工藤:『Legend Tokyo』は先駆者の方々から影響を受けて生みだされた大会ですが、この「# アニコレ」は後輩たちの活躍をみて「あ、時代はこっちなんだ!」って気付かされて生まれた大会。そして、けいたんはまさにその1 人!
――なるほど。では、ほかにも誰か「# アニコレ」誕生のきっかけになった方はいますか?
工藤:次に大きなきっかけとなったのはakaneですね。
けいたん:akane さんって「バブリーダンス」の !? 『 Legend Tokyo』に出てたんですね。
――akane さんは2012 年にダンサーとして、2014 年に高校ダンス部ゲストとして、振付師としては2015 年、2016 年、そして優勝した2019 年に参加されてますね。
工藤:昔から独特で奇抜な作品を創る子で構成力も高く、僕自身は前々から「すごく才能ある」って思って応援していたんだけど、奇抜さゆえに万人受けはせず、かつては本人も悩んでいた。それが「バブリーダンス」で一躍有名人になった。
そこで作品を観た僕の第一感想が「いや、昔から彼女はこういう作品を作っていた」。ヒットの背景にはいろいろな要因がありましたが……、僕が感じた最大のトリガーとなったのは〝作品の表現テーマ〟なんですよね。

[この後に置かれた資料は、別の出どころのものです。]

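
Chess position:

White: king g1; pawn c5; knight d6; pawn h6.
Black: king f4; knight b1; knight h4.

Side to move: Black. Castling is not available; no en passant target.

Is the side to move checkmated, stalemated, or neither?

neither

Black to move; black king on f4.
In check: no.
Legal moves for Black: Ng6, Nf5, Nf3+, Ng2, Kg5, Ke5, Kg4, Kg3, Kf3, Ke3, Nc3, Na3, Nd2.
Black has 13 legal moves and is not in check → neither.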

〝バブル時代〟という、ダンスをよく知らない人たちでもイメージしやすいキャッチーなものにしたことが、世間が彼女の才能と作品の面白さに気付くことにつながった。
そこで、今まで大会は振付師の自由テーマによる作品で戦っていたけど、〝日本人が誰でもイメージしやすい作品テーマの戦い〟に限定する大会をつくるべきだ。そしたらより多くの人に興味をもってもらえる!振付師の才能が広がる!って気付いたんですよね。
けいたん:確かにダンスシーンって職人気質だから、作品が哲学的になりがちですよね。なんというか、〝明朝体で書いてある専門書〟みたいな感じで。
だからこそ、バブリーダンスとか僕らがやってるアニソンダンスは、より多く人に興味をもって観ていただけるんですよね!
世界が熱狂するアニメ× ダンスの可能性
鳥山明はシェイクスピアと並ぶほどすごい!
――ちなみに工藤さんはもともとアニメは好きだったんですか?
工藤:実は若い頃はミュージカルをつくる人になりたいと思っていました。だから、西洋やブロードウェイをすごく崇拝していて、NY の大学に通おうとしていたんですよ。
その準備でアメリカから一時帰国したタイミングで友だちから「新世紀エヴァンゲリオン」を見せられてすごい衝撃を受けたんです!
「こんな繊細なクリエイティブはアメリカには創れない!」……っていうか、アメリカって日本よりはるかにエンタメ先進国、だけど大雑把でもあるんですよ。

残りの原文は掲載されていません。